/Face-Tracking-in-Video-Stream

Python notebook for face tracking and recognition in video streams using dlib (face_recognition) and opencv.

Primary LanguagePython

Face Tracking and Recognition in Video Stream

Python code for face tracking and recognition in video streams using face_recognition (which uses dlib) and open-cv.
To view and run the code on google colab click here.
A brief presentation of this project is available here.

Run Instructions

  1. Specify your configurations in configs.json.
  2. If you are using mode = online, run runipy lunch_service.ipynb.
  3. Run runipy main.ipynb

Database Schema

  • Image
    A directory that contains one photo of each person you want to recognize. Accepted extensions: .jpg, .jpeg, .png. Image name will be considered as the person's name.

  • Face(id, embedding)
    JSON file that stores faces' embeddings. If this file is empty, run runipy images2embeddings.ipynb.

  • Person(id, face_id, name)
    JSON file of people's information with their corresponding faces. If this file is empty, run runipy images2embeddings.ipynb.

  • Presence(id, face_id, person_id, name, timestamp_first, timestamp_last)
    CSV file that stores presence information in the input video stream.

  • Demo
    A directory that contains Presence.csv output for some demo samples.

Configurations

Specify your configurations in configs.json.

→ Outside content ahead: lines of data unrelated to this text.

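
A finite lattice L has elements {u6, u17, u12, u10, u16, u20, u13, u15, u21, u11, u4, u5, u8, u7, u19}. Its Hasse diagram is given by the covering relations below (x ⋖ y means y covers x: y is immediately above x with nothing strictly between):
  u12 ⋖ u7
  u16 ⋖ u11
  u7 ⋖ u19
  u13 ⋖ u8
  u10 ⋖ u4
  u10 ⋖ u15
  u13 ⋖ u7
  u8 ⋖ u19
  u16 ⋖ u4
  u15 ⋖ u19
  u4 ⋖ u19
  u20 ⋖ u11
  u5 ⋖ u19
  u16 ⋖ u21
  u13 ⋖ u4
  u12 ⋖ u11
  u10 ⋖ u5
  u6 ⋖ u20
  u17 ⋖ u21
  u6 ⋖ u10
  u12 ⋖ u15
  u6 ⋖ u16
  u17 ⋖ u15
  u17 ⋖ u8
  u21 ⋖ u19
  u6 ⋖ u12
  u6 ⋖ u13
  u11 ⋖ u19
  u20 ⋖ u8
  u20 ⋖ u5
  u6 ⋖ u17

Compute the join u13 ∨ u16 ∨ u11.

u19

Common upper bounds of {u13, u16, u11}: u19.
The least among these is u19.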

  • database: Database directory path.
  • db_image: Database/Image directory path.
  • db_face: Database/Face faces json file path.
  • db_person: Database/Person people json file path.
  • db_presence: Database/Presence presence csv file path.
  • camera_url: The url to fetch frames from the video stream if mode is online or local.
  • camera_url2: The local url to fetch frames from the video stream if mode is online. Later, we expose this url to a the public url camera_url.
  • drive: The url of your google drive in case you want to use google colab.
  • face_locations_model: hog (simple model) or cnn (complex model).
  • face_encodings_model: small (simple model) or large (complex model).
  • video_file: Video file path if mode is file.
  • output_file: Output file path to store the resulting video stream.
  • frames_to_enter: Minimum number of consecutive frames in order to log a person in.
  • frames_to_exit: Maximum number of consecutive frames after which the absence of a person will log him out.
  • tolerance: If the distance between the closest face in the database and the face in the video is less that tolerance, we consider it a match. Otherwise, we say that the face isn't a recognized person.
  • colab: True or False whether running on google colab or not, if so, loads the configurations from configs_colab.json.
  • mode: One value from online, local, file, webcam. Otherwise, it's equivalent to using mode=file.

Extending the Code

In order to use other types of video streams (e.g. security camera), you can extend VideoStreamBase or LocalVideoStream and override getImage() -> numpy.ndarray method to define the procedure of getting a new frame. Let's name the new class SecurityCamera(), then simple do:

video = FaceDetector(SecurityCamera()); # if you override `VideoStreamBase` (works best in notebook or colab)
video = LocalFaceDetector(SecurityCamera()); # if you override `LocalVideoStream` (works best locally as it uses cv2.imshow)
video.download(display=True, limit=1000);
# display=True to display the video while downloading it
# limit=1000 to record 1000 frames

Demos

Online demo: mode=online, using android camera, executed on colab.

File demo: mode=file, output presence file zuhair-demo.csv.

Webcam demo: mode=webcam, output presence file simple-demo.csv.

Real-life video demo: mode=file, output presence file contest-demo.csv, executed on colab.

Some Tips & Tricks

To run mode=local, download IP Webcam app on your phone. Lunch the service in the app, let's refer to it by ip_webcam:port. Set camera_url to ip_webcam:port/shot.jpg. Run the code.

To run mode=online, download IP Webcam app on your phone. Lunch the service in the app, let's refer to it by ip_webcam:port. Expose this service on a public url (using ngrock for example, by running winpty ngrok http port or ngrok http port).
In configs.json set camera_url2 = ip_webcam:port/shot.jpg, camera_url = the public url (e.g. http://6e3a33e5.ngrok.io).
Lunch RESTful API service to expose mobile's camera to the public url by running runipy lunch_service.ipynb, i.e. to forward camera_url -> camera_url2. Run the code.